Under a 1995 accord, Cuban migrants who are attempting to make it to the United States just have to set foot on US soil in order to gain legal status and find themselves on an expedited path to a green card and citizenship. If they're intercepted on the way, however, they'll find themselves repatriated. In light of that risk and the dangers of crossing the Straits to Florida on what are often makeshift vessels, more Cubans are turning to an alternative route into the United States: the Mexican border.
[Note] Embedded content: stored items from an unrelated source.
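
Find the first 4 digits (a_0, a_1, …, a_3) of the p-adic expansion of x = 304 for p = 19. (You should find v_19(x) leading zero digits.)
(a_0, …, a_3) = (0, 16, 0, 0)

v_19(304) = 1, so a_0 = ... = a_0 = 0. Factor out: x = 19^1 · u with u = 16 a unit in ℤ_19. Expand u iteratively via a_{v+i} = u_i mod 19, u_{i+1} = (u_i − a_{v+i})/19:
  u_0 = 16;  a_1 = 16;  u_1 = (u_0 − 16)/19 = 0
  u_1 = 0;  a_2 = 0;  u_2 = (u_1 − 0)/19 = 0
  u_2 = 0;  a_3 = 0;  u_3 = (u_2 − 0)/19 = 0
Digits: (0, 16, 0, 0).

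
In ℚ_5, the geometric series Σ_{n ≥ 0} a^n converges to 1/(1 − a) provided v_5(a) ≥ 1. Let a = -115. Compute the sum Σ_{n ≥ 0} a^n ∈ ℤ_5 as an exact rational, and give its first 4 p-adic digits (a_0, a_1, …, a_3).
Σ a^n = 1/(1 − a) = 1/116;  first 4 digits = (1, 2, 4, 2)

v_5(a) = 1 ≥ 1, so the series converges in ℤ_5 to 1/(1 − a) = 1/(1 − (-115)) = 1/116. Expand this rational in ℤ_5: compute digits iteratively via d_i = x_i mod 5, x_{i+1} = (x_i − d_i)/5. The first 4 digits are (1, 2, 4, 2).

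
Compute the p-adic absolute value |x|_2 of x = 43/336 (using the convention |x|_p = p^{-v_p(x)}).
|43/336|_2 = 16

Step 1 — compute v_2(x) by factoring powers of 2 out of the numerator and denominator: v_2(43/336) = -4. Step 2 — apply |x|_p = p^{-v_p(x)} = 2^{4} = 16.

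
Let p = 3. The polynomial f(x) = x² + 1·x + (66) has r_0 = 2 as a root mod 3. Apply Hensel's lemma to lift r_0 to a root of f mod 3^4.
r_3 = 20 (mod 81)

Hensel: r_{i+1} = r_i − f(r_i)·(f′(r_i))^{-1} mod 3^{i+2}, f′(x) = 2x + 1. Iterate:
  r_0 = 2 (mod 3)
  r_1 = 2 (mod 9)
  r_2 = 20 (mod 27)
  r_3 = 20 (mod 81)
Final: r = 20 satisfies f(r) ≡ 0 mod 3^4.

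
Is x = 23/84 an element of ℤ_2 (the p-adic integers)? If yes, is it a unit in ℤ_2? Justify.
x ∉ ℤ_2 (v_2(x) = -2 < 0)

ℤ_2 = {x ∈ ℚ_2 : v_2(x) ≥ 0} and ℤ_2^× = {x ∈ ℤ_2 : v_2(x) = 0}. Here v_2(23/84) = v_2(num) − v_2(den) = -2; compare against these criteria.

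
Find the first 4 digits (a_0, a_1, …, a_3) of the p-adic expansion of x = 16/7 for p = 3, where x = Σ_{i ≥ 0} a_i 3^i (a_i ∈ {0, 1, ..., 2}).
(a_0, …, a_3) = (1, 0, 1, 1)

v_3(16/7) = 0 (numerator and denominator both coprime to 3), so x ∈ ℤ_3^×. Compute digits iteratively via a_i = x_i mod 3, x_{i+1} = (x_i − a_i)/3, with x_0 = x:
  x_0 = 16/7;  a_0 = 1;  x_1 = (x_0 − 1)/3 = 3/7
  x_1 = 3/7;  a_1 = 0;  x_2 = (x_1 − 0)/3 = 1/7
  x_2 = 1/7;  a_2 = 1;  x_3 = (x_2 − 1)/3 = -2/7
  x_3 = -2/7;  a_3 = 1;  x_4 = (x_3 − 1)/3 = -3/7
Digits: (1, 0, 1, 1).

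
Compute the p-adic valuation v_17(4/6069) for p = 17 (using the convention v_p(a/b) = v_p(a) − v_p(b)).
v_17(4/6069) = -2

Factor powers of 17 from the numerator and denominator of the reduced fraction: 4 = 17^0 · 4 and 6069 = 17^2 · 21. Apply v_p(a/b) = v_p(a) − v_p(b): v_17(4/6069) = 0 − 2 = -2.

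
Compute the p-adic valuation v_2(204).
v_2(204) = 2

v_2(n) is the largest exponent k such that 2^k divides n. Factor out: 204 = 2^2 · 51. (Sign doesn't affect v_p.) So v_2(204) = 2.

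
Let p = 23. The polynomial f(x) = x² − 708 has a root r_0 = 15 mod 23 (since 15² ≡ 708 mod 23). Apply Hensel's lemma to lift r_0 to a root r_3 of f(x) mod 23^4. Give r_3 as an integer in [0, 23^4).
r_3 = 179944 (mod 279841)

Hensel's recurrence: r_{i+1} = r_i − f(r_i)·(f′(r_i))^{-1} mod 23^{i+2}, with f′(x) = 2x. Iterate:
  r_0 = 15 (mod 23)
  r_1 = 84 (mod 529)
  r_2 = 9606 (mod 12167)
  r_3 = 179944 (mod 279841)
Final: r_3 = 179944, and one checks f(r_3) ≡ 0 mod 23^4.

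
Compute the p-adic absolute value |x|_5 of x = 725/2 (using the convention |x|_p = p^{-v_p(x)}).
|725/2|_5 = 1/25

Step 1 — compute v_5(x) by factoring powers of 5 out of the numerator and denominator: v_5(725/2) = 2. Step 2 — apply |x|_p = p^{-v_p(x)} = 5^{-2} = 1/25.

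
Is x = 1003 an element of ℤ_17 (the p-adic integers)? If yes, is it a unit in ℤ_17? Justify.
x ∈ ℤ_17 but not a unit; v_17(x) = 1 > 0

ℤ_17 = {x ∈ ℚ_17 : v_17(x) ≥ 0} and ℤ_17^× = {x ∈ ℤ_17 : v_17(x) = 0}. Here v_17(1003) = v_17(num) − v_17(den) = 1; compare against these criteria.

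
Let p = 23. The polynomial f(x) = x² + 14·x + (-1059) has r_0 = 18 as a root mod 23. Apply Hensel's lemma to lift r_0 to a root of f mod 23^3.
r_2 = 5561 (mod 12167)

Hensel: r_{i+1} = r_i − f(r_i)·(f′(r_i))^{-1} mod 23^{i+2}, f′(x) = 2x + 14. Iterate:
  r_0 = 18 (mod 23)
  r_1 = 271 (mod 529)
  r_2 = 5561 (mod 12167)
Final: r = 5561 satisfies f(r) ≡ 0 mod 23^3.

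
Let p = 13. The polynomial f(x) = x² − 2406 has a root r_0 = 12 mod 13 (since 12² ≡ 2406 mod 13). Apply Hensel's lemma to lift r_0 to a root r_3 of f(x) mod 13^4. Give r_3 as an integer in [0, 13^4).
r_3 = 27273 (mod 28561)

Hensel's recurrence: r_{i+1} = r_i − f(r_i)·(f′(r_i))^{-1} mod 13^{i+2}, with f′(x) = 2x. Iterate:
  r_0 = 12 (mod 13)
  r_1 = 64 (mod 169)
  r_2 = 909 (mod 2197)
  r_3 = 27273 (mod 28561)
Final: r_3 = 27273, and one checks f(r_3) ≡ 0 mod 13^4.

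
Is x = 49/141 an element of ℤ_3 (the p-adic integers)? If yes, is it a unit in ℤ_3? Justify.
x ∉ ℤ_3 (v_3(x) = -1 < 0)

ℤ_3 = {x ∈ ℚ_3 : v_3(x) ≥ 0} and ℤ_3^× = {x ∈ ℤ_3 : v_3(x) = 0}. Here v_3(49/141) = v_3(num) − v_3(den) = -1; compare against these criteria.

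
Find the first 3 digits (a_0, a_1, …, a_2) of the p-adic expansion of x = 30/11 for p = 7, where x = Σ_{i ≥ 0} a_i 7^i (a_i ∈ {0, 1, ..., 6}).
(a_0, …, a_2) = (4, 3, 4)

v_7(30/11) = 0 (numerator and denominator both coprime to 7), so x ∈ ℤ_7^×. Compute digits iteratively via a_i = x_i mod 7, x_{i+1} = (x_i − a_i)/7, with x_0 = x:
  x_0 = 30/11;  a_0 = 4;  x_1 = (x_0 − 4)/7 = -2/11
  x_1 = -2/11;  a_1 = 3;  x_2 = (x_1 − 3)/7 = -5/11
  x_2 = -5/11;  a_2 = 4;  x_3 = (x_2 − 4)/7 = -7/11
Digits: (4, 3, 4).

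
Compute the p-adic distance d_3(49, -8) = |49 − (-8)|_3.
d_3(49, -8) = 1/3

Step 1 — x − y = 49 − (-8) = 57. Step 2 — v_3(57) = 1 (factor: 57 = (3^1 · 19); the sign does not affect v_p). Step 3 — |x − y|_3 = 3^{-1} = 1/3.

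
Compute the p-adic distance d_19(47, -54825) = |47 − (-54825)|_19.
d_19(47, -54825) = 1/6859

Step 1 — x − y = 47 − (-54825) = 54872. Step 2 — v_19(54872) = 3 (factor: 54872 = (19^3 · 8); the sign does not affect v_p). Step 3 — |x − y|_19 = 19^{-3} = 1/6859.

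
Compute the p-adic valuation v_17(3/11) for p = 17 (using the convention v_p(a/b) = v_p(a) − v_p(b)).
v_17(3/11) = 0

Factor powers of 17 from the numerator and denominator of the reduced fraction: 3 = 17^0 · 3 and 11 = 17^0 · 11. Apply v_p(a/b) = v_p(a) − v_p(b): v_17(3/11) = 0 − 0 = 0.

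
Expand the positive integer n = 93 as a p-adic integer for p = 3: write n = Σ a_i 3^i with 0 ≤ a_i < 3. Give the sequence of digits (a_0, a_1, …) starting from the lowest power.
(a_0, a_1, …) = (0, 1, 1, 0, 1)

Repeated division by 3 gives the digits low-to-high: 93 = 1·3^1 + 1·3^2 + 1·3^4. Digit sequence: (0, 1, 1, 0, 1).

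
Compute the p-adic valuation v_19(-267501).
v_19(-267501) = 3

v_19(n) is the largest exponent k such that 19^k divides n. Factor out: -267501 = -19^3 · 39. (Sign doesn't affect v_p.) So v_19(-267501) = 3.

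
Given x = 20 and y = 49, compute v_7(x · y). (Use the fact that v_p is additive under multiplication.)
v_7(980) = 2

v_p(x) = 0 (factor: 20 = 7^0 · 20); v_p(y) = 2 (factor: 49 = 7^2 · 1). Additivity: v_p(xy) = v_p(x) + v_p(y) = 0 + 2 = 2. (Direct check: xy = 980 = 7^2 · (20).)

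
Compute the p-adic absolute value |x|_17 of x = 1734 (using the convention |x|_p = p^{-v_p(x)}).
|1734|_17 = 1/289

Step 1 — compute v_17(x) by factoring powers of 17 out of the numerator and denominator: v_17(1734) = 2. Step 2 — apply |x|_p = p^{-v_p(x)} = 17^{-2} = 1/289.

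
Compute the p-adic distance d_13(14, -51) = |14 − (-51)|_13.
d_13(14, -51) = 1/13

Step 1 — x − y = 14 − (-51) = 65. Step 2 — v_13(65) = 1 (factor: 65 = (13^1 · 5); the sign does not affect v_p). Step 3 — |x − y|_13 = 13^{-1} = 1/13.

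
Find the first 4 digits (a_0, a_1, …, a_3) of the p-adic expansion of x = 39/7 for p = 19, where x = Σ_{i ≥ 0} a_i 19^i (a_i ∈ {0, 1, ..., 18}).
(a_0, …, a_3) = (11, 16, 10, 13)

v_19(39/7) = 0 (numerator and denominator both coprime to 19), so x ∈ ℤ_19^×. Compute digits iteratively via a_i = x_i mod 19, x_{i+1} = (x_i − a_i)/19, with x_0 = x:
  x_0 = 39/7;  a_0 = 11;  x_1 = (x_0 − 11)/19 = -2/7
  x_1 = -2/7;  a_1 = 16;  x_2 = (x_1 − 16)/19 = -6/7
  x_2 = -6/7;  a_2 = 10;  x_3 = (x_2 − 10)/19 = -4/7
  x_3 = -4/7;  a_3 = 13;  x_4 = (x_3 − 13)/19 = -5/7
Digits: (11, 16, 10, 13).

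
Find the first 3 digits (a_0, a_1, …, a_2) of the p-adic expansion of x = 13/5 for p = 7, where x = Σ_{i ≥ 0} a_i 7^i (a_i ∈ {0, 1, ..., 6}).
(a_0, …, a_2) = (4, 4, 5)

v_7(13/5) = 0 (numerator and denominator both coprime to 7), so x ∈ ℤ_7^×. Compute digits iteratively via a_i = x_i mod 7, x_{i+1} = (x_i − a_i)/7, with x_0 = x:
  x_0 = 13/5;  a_0 = 4;  x_1 = (x_0 − 4)/7 = -1/5
  x_1 = -1/5;  a_1 = 4;  x_2 = (x_1 − 4)/7 = -3/5
  x_2 = -3/5;  a_2 = 5;  x_3 = (x_2 − 5)/7 = -4/5
Digits: (4, 4, 5).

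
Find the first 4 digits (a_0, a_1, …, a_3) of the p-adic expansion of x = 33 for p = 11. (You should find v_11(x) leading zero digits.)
(a_0, …, a_3) = (0, 3, 0, 0)

v_11(33) = 1, so a_0 = ... = a_0 = 0. Factor out: x = 11^1 · u with u = 3 a unit in ℤ_11. Expand u iteratively via a_{v+i} = u_i mod 11, u_{i+1} = (u_i − a_{v+i})/11:
  u_0 = 3;  a_1 = 3;  u_1 = (u_0 − 3)/11 = 0
  u_1 = 0;  a_2 = 0;  u_2 = (u_1 − 0)/11 = 0
  u_2 = 0;  a_3 = 0;  u_3 = (u_2 − 0)/11 = 0
Digits: (0, 3, 0, 0).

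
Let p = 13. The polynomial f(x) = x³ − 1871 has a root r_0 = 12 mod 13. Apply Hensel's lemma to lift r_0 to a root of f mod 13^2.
r_1 = 116 (mod 169)

Hensel: r_{i+1} = r_i − f(r_i)/f′(r_i) mod 13^{i+2}, where f′(x) = 3x². Iterate:
  r_0 = 12 (mod 13)
  r_1 = 116 (mod 169)
Final: r = 116 with f(r) ≡ 0 mod 13^2.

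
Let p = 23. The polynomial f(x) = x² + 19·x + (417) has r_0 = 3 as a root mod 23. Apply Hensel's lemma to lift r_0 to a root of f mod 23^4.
r_3 = 236489 (mod 279841)

Hensel: r_{i+1} = r_i − f(r_i)·(f′(r_i))^{-1} mod 23^{i+2}, f′(x) = 2x + 19. Iterate:
  r_0 = 3 (mod 23)
  r_1 = 26 (mod 529)
  r_2 = 5316 (mod 12167)
  r_3 = 236489 (mod 279841)
Final: r = 236489 satisfies f(r) ≡ 0 mod 23^4.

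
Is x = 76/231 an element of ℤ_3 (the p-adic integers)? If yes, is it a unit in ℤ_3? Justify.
x ∉ ℤ_3 (v_3(x) = -1 < 0)

ℤ_3 = {x ∈ ℚ_3 : v_3(x) ≥ 0} and ℤ_3^× = {x ∈ ℤ_3 : v_3(x) = 0}. Here v_3(76/231) = v_3(num) − v_3(den) = -1; compare against these criteria.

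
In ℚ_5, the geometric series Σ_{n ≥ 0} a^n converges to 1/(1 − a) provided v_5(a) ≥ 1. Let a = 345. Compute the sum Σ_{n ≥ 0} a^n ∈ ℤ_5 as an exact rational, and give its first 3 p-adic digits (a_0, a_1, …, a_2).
Σ a^n = 1/(1 − a) = -1/344;  first 3 digits = (1, 4, 4)

v_5(a) = 1 ≥ 1, so the series converges in ℤ_5 to 1/(1 − a) = 1/(1 − 345) = -1/344. Expand this rational in ℤ_5: compute digits iteratively via d_i = x_i mod 5, x_{i+1} = (x_i − d_i)/5. The first 3 digits are (1, 4, 4).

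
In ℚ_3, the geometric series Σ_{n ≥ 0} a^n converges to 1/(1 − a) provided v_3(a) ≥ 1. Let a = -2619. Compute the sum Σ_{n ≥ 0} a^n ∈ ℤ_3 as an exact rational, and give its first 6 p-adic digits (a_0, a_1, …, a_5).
Σ a^n = 1/(1 − a) = 1/2620;  first 6 digits = (1, 0, 0, 2, 0, 1)

v_3(a) = 3 ≥ 1, so the series converges in ℤ_3 to 1/(1 − a) = 1/(1 − (-2619)) = 1/2620. Expand this rational in ℤ_3: compute digits iteratively via d_i = x_i mod 3, x_{i+1} = (x_i − d_i)/3. The first 6 digits are (1, 0, 0, 2, 0, 1).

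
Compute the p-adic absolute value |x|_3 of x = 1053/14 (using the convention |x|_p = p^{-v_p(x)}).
|1053/14|_3 = 1/81

Step 1 — compute v_3(x) by factoring powers of 3 out of the numerator and denominator: v_3(1053/14) = 4. Step 2 — apply |x|_p = p^{-v_p(x)} = 3^{-4} = 1/81.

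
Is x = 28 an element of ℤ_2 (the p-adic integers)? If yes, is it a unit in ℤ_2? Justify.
x ∈ ℤ_2 but not a unit; v_2(x) = 2 > 0

ℤ_2 = {x ∈ ℚ_2 : v_2(x) ≥ 0} and ℤ_2^× = {x ∈ ℤ_2 : v_2(x) = 0}. Here v_2(28) = v_2(num) − v_2(den) = 2; compare against these criteria.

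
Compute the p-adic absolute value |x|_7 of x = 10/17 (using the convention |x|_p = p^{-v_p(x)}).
|10/17|_7 = 1

Step 1 — compute v_7(x) by factoring powers of 7 out of the numerator and denominator: v_7(10/17) = 0. Step 2 — apply |x|_p = p^{-v_p(x)} = 7^{0} = 1.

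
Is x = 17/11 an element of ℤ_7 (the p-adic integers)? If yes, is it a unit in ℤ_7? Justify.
x ∈ ℤ_7^× (unit); v_7(x) = 0

ℤ_7 = {x ∈ ℚ_7 : v_7(x) ≥ 0} and ℤ_7^× = {x ∈ ℤ_7 : v_7(x) = 0}. Here v_7(17/11) = v_7(num) − v_7(den) = 0; compare against these criteria.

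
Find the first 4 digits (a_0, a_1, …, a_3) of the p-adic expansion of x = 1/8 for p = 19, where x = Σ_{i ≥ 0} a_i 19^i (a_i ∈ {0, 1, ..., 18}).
(a_0, …, a_3) = (12, 16, 11, 16)

v_19(1/8) = 0 (numerator and denominator both coprime to 19), so x ∈ ℤ_19^×. Compute digits iteratively via a_i = x_i mod 19, x_{i+1} = (x_i − a_i)/19, with x_0 = x:
  x_0 = 1/8;  a_0 = 12;  x_1 = (x_0 − 12)/19 = -5/8
  x_1 = -5/8;  a_1 = 16;  x_2 = (x_1 − 16)/19 = -7/8
  x_2 = -7/8;  a_2 = 11;  x_3 = (x_2 − 11)/19 = -5/8
  x_3 = -5/8;  a_3 = 16;  x_4 = (x_3 − 16)/19 = -7/8
Digits: (12, 16, 11, 16).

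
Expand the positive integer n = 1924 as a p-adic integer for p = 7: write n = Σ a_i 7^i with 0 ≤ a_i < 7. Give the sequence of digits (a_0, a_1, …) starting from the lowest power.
(a_0, a_1, …) = (6, 1, 4, 5)

Repeated division by 7 gives the digits low-to-high: 1924 = 6 + 1·7^1 + 4·7^2 + 5·7^3. Digit sequence: (6, 1, 4, 5).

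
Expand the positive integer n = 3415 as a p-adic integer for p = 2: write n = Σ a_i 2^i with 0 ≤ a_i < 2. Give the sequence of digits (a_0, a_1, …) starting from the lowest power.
(a_0, a_1, …) = (1, 1, 1, 0, 1, 0, 1, 0, 1, 0, 1, 1)

Repeated division by 2 gives the digits low-to-high: 3415 = 1 + 1·2^1 + 1·2^2 + 1·2^4 + 1·2^6 + 1·2^8 + 1·2^10 + 1·2^11. Digit sequence: (1, 1, 1, 0, 1, 0, 1, 0, 1, 0, 1, 1).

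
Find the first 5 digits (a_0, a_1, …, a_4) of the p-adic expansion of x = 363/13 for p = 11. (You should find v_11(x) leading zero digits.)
(a_0, …, a_4) = (0, 0, 7, 7, 1)

v_11(363/13) = 2, so a_0 = ... = a_1 = 0. Factor out: x = 11^2 · u with u = 3/13 a unit in ℤ_11. Expand u iteratively via a_{v+i} = u_i mod 11, u_{i+1} = (u_i − a_{v+i})/11:
  u_0 = 3/13;  a_2 = 7;  u_1 = (u_0 − 7)/11 = -8/13
  u_1 = -8/13;  a_3 = 7;  u_2 = (u_1 − 7)/11 = -9/13
  u_2 = -9/13;  a_4 = 1;  u_3 = (u_2 − 1)/11 = -2/13
Digits: (0, 0, 7, 7, 1).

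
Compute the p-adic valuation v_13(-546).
v_13(-546) = 1

v_13(n) is the largest exponent k such that 13^k divides n. Factor out: -546 = -13^1 · 42. (Sign doesn't affect v_p.) So v_13(-546) = 1.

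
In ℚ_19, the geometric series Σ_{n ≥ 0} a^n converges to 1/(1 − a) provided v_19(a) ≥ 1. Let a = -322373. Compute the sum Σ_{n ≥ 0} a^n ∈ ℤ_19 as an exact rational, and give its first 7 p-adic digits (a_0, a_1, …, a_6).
Σ a^n = 1/(1 − a) = 1/322374;  first 7 digits = (1, 0, 0, 10, 16, 18, 4)

v_19(a) = 3 ≥ 1, so the series converges in ℤ_19 to 1/(1 − a) = 1/(1 − (-322373)) = 1/322374. Expand this rational in ℤ_19: compute digits iteratively via d_i = x_i mod 19, x_{i+1} = (x_i − d_i)/19. The first 7 digits are (1, 0, 0, 10, 16, 18, 4).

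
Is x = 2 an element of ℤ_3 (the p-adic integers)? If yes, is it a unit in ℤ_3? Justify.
x ∈ ℤ_3^× (unit); v_3(x) = 0

ℤ_3 = {x ∈ ℚ_3 : v_3(x) ≥ 0} and ℤ_3^× = {x ∈ ℤ_3 : v_3(x) = 0}. Here v_3(2) = v_3(num) − v_3(den) = 0; compare against these criteria.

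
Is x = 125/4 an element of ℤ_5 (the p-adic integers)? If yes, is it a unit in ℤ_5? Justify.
x ∈ ℤ_5 but not a unit; v_5(x) = 3 > 0

ℤ_5 = {x ∈ ℚ_5 : v_5(x) ≥ 0} and ℤ_5^× = {x ∈ ℤ_5 : v_5(x) = 0}. Here v_5(125/4) = v_5(num) − v_5(den) = 3; compare against these criteria.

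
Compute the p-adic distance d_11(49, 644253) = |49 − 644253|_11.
d_11(49, 644253) = 1/161051

Step 1 — x − y = 49 − 644253 = -644204. Step 2 — v_11(-644204) = 5 (factor: -644204 = −(11^5 · 4); the sign does not affect v_p). Step 3 — |x − y|_11 = 11^{-5} = 1/161051.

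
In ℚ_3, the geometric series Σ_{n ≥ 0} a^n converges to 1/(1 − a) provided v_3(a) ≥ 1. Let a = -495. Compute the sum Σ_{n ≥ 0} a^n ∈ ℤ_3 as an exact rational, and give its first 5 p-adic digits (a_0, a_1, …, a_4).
Σ a^n = 1/(1 − a) = 1/496;  first 5 digits = (1, 0, 2, 2, 0)

v_3(a) = 2 ≥ 1, so the series converges in ℤ_3 to 1/(1 − a) = 1/(1 − (-495)) = 1/496. Expand this rational in ℤ_3: compute digits iteratively via d_i = x_i mod 3, x_{i+1} = (x_i − d_i)/3. The first 5 digits are (1, 0, 2, 2, 0).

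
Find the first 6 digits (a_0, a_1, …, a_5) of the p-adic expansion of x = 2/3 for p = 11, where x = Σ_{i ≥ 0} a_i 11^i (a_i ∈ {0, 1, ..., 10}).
(a_0, …, a_5) = (8, 3, 7, 3, 7, 3)

v_11(2/3) = 0 (numerator and denominator both coprime to 11), so x ∈ ℤ_11^×. Compute digits iteratively via a_i = x_i mod 11, x_{i+1} = (x_i − a_i)/11, with x_0 = x:
  x_0 = 2/3;  a_0 = 8;  x_1 = (x_0 − 8)/11 = -2/3
  x_1 = -2/3;  a_1 = 3;  x_2 = (x_1 − 3)/11 = -1/3
  x_2 = -1/3;  a_2 = 7;  x_3 = (x_2 − 7)/11 = -2/3
  x_3 = -2/3;  a_3 = 3;  x_4 = (x_3 − 3)/11 = -1/3
  x_4 = -1/3;  a_4 = 7;  x_5 = (x_4 − 7)/11 = -2/3
  x_5 = -2/3;  a_5 = 3;  x_6 = (x_5 − 3)/11 = -1/3
Digits: (8, 3, 7, 3, 7, 3).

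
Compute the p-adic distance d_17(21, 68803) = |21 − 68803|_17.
d_17(21, 68803) = 1/4913

Step 1 — x − y = 21 − 68803 = -68782. Step 2 — v_17(-68782) = 3 (factor: -68782 = −(17^3 · 14); the sign does not affect v_p). Step 3 — |x − y|_17 = 17^{-3} = 1/4913.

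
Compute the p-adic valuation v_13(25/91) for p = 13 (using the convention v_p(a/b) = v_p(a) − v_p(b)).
v_13(25/91) = -1

Factor powers of 13 from the numerator and denominator of the reduced fraction: 25 = 13^0 · 25 and 91 = 13^1 · 7. Apply v_p(a/b) = v_p(a) − v_p(b): v_13(25/91) = 0 − 1 = -1.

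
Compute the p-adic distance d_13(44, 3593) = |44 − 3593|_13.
d_13(44, 3593) = 1/169

Step 1 — x − y = 44 − 3593 = -3549. Step 2 — v_13(-3549) = 2 (factor: -3549 = −(13^2 · 21); the sign does not affect v_p). Step 3 — |x − y|_13 = 13^{-2} = 1/169.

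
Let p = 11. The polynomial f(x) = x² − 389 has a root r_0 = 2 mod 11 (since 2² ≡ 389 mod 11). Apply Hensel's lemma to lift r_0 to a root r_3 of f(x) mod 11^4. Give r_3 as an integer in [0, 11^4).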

According to recently released data from US Customs and Border Protection, numbers of Cubans who seek access to the United States through ports of entry at the southern border have been back on the rise. In fiscal year 2013, 13,664 Cubans entered through there, as opposed to 8,273 in 2012 - the biggest one-year leap in nine years. In 2011 that number was 5,973. Before that, the highest number was in 2008, when 10,030 Cubans used the Mexican border to enter the United States. Under the 1995 accord, the United States can grant up to 20,000 visas to Cubans per year.

Café Fuerte notes that the rise in numbers seems to be evidence that Cuba's January reform of its immigration system, which did away with a former requirement that citizens be awarded a "white card" or exit visa as well as an invitation from the country to which they sought to travel in order to be able to legally do so, has probably encouraged unauthorized immigration out of that country. Willy Allen, a Miami immigration lawyer, told the site, "The overwhelming majority of Cubans who cross the Mexican border are people younger than 40 who have had a tough time obtaining a visa to go to the US and are seeking to leave for any country, because they don't see a future for themselves in Cuba."

Some of them who can prove their grandparents emigrated to Cuba from Spain have been the beneficiaries of the Law of Historical Memory, which since December 2008 has let over 100,000 Cubans become naturalized Spanish citizens. That citizenship gives them a leg up for entering the US, too - those who have it can fly to Mexico with their Spanish passport and present themselves to CBP agents at the US border. Others who don't have Spanish citizenship often travel first to countries in Central America and Ecuador before smugglers lead them up to the US border.